Recently converted over to MS Outlook and a user has reported that when receiving external or internal emails, some of them are blank. To view the email, the user has to click in the black of the blank email, right click and select View Source. However the view source is not always available. Thus far, the user was removed from cache mode, change email format to Plain Text.

Still learning Outlook so any ideas of suggests will be welcomed.


----------



## djaburg (May 15, 2008)

Perhaps they are receiving blank spam messages where their address is in the BCC field where it typically won't show.


----------



## emteam (Oct 12, 2009)

The emails received are not Spam emails. The internal and external emails received are work related.


----------



## djaburg (May 15, 2008)

I wonder what format the emails are that are being sent to her. It might be helpful to look at the message from the senders sent item folder to see how they're formatted. Perhaps her outlook is blocking some forms of HTML messages that have specific elements in them. That's where I'd start.


----------



## MercuryZ (Oct 11, 2009)

djaburg said:


> I wonder what format the emails are that are being sent to her. It might be helpful to look at the message from the senders sent item folder to see how they're formatted. Perhaps her outlook is blocking some forms of HTML messages that have specific elements in them. That's where I'd start.
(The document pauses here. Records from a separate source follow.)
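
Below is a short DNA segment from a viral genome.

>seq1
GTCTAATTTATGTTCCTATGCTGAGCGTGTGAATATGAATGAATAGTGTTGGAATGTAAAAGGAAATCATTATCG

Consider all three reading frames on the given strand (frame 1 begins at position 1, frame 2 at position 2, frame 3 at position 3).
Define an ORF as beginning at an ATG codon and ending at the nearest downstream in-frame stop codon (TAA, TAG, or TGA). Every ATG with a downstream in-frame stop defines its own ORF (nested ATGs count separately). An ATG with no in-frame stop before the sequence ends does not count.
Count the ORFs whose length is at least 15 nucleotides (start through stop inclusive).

3

Frame 1: GTC TAA TTT ATG TTC CTA TGC TGA GCG TGT GAA TAT GAA TGA ATA GTG TTG GAA TGT AAA AGG AAA TCA TTA TCG — ATG at 10, stop TGA at 22 → 15 nt.
Frame 2: TCT AAT TTA TGT TCC TAT GCT GAG CGT GTG AAT ATG AAT GAA TAG TGT TGG AAT GTA AAA GGA AAT CAT TAT — ATG at 35, stop TAG at 44 → 12 nt.
Frame 3: CTA ATT TAT GTT CCT ATG CTG AGC GTG TGA ATA TGA ATG AAT AGT GTT GGA ATG TAA AAG GAA ATC ATT ATC — ATG at 18, stop TGA at 30 → 15 nt; ATG at 39, stop TAA at 57 → 21 nt; ATG at 54, stop TAA at 57 → 6 nt.
ORFs ≥ 15 nucleotides: frame 1 10–24 (15 nucleotides), frame 3 18–32 (15 nucleotides), frame 3 39–59 (21 nucleotides). Count = 3.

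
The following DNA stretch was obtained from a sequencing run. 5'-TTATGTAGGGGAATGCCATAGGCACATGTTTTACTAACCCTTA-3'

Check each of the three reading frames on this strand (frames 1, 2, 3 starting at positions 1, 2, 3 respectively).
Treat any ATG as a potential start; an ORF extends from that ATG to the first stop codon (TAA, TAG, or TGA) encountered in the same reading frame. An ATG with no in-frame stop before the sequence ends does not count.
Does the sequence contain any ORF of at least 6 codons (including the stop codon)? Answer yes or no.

Frame 1: TTA TGT AGG GGA ATG CCA TAG GCA CAT GTT TTA CTA ACC CTT — ATG at 13, stop TAG at 19 → 9 nt.
Frame 2: TAT GTA GGG GAA TGC CAT AGG CAC ATG TTT TAC TAA CCC TTA — ATG at 26, stop TAA at 35 → 12 nt.
Frame 3: ATG TAG GGG AAT GCC ATA GGC ACA TGT TTT ACT AAC CCT — ATG at 3, stop TAG at 6 → 6 nt.
Largest ORF found is 4 codons < 6, so no.

no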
This happens in my organization since we upgraded to SEP (Symantec Endpoint Protection) disabling it in Outlook solved the issue and we opened a ticket with Symantec. If you have SEP over there it's probably the cause.


----------



## emteam (Oct 12, 2009)

Working with our Local LAN Field Personnel (LFS) we were able to resolve the issue. The issue was isolated to the client workstation. As an Administrator I was able to open the client’s mailbox and view the text of the emails. To troubleshoot, we had her log onto another workstation which setup a new profile on that workstation, sign onto Outlook and she was able to see the text of all emails. The OS of the workstation is XP, so the LFS person renamed her profile. LFS rebooted the workstation, and when the client logged back in it created a new XP profile. The client logged into Outlook and was able to see the text of all emails. Thanks to everyone that posted for this issue.


----------